The new AI-driven architecture removes that bottleneck entirely, allowing signals to be analysed instantly, transforming how astronomers search for transient and potentially artificial signals from space.
At the ATA, the existing state-of-the-art pipeline currently takes around 59 seconds to process 16.3 seconds of data, running almost four times slower than real time. The new system completes the same task 600 times faster, operating more than 160 times faster than real time.
“This represents a paradigm shift in how we search for fast transient phenomena across the cosmos,” said Peter Ma, who led the research while an undergraduate at the University of Toronto and is now a graduate student at the University of California, Berkeley. “We’ve created a system that can outpace enormous data streams while retaining the sensitivity needed to detect the unexpected.”
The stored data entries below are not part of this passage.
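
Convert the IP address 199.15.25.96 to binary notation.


199 = 11000111
15 = 00001111
25 = 00011001
96 = 01100000
Binary: 11000111.00001111.00011001.01100000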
The new system is not only faster but also 7 per cent more accurate, reducing false positives by nearly tenfold compared to current pipelines – a crucial improvement for large-scale surveys that must sift through millions of candidate signals. This precision allows astronomers to conduct rapid follow-up observations, vital for identifying FRB sources and for detecting technosignatures – possible evidence of intelligent life.
“This technology doesn’t just make us faster at finding known types of signals, it opens the door to discovering entirely new signal morphologies,” said Dr Andrew Siemion, the Bernard M Oliver chair for SETI at the SETI Institute and principal investigator for Breakthrough Listen. “An advanced civilisation might use burst-like or modulated transmissions we haven’t even imagined. This AI system can learn to recognise patterns that human analysts might overlook completely.”
During testing, the system successfully detected giant pulses from the Crab Pulsar, managing an 86 gigabit-per-second data stream with ease. Its scalability means it could be deployed across observatories worldwide, forming a global, real-time detection network for both natural cosmic events and potential extraterrestrial transmissions.
The project represents years of collaborative effort between Breakthrough Listen, the SETI Institute, and partners from academia and industry, including Nvidia. Together, they’re pushing the limits of what real-time AI can achieve in astronomy and in humanity’s ongoing search for life beyond Earth.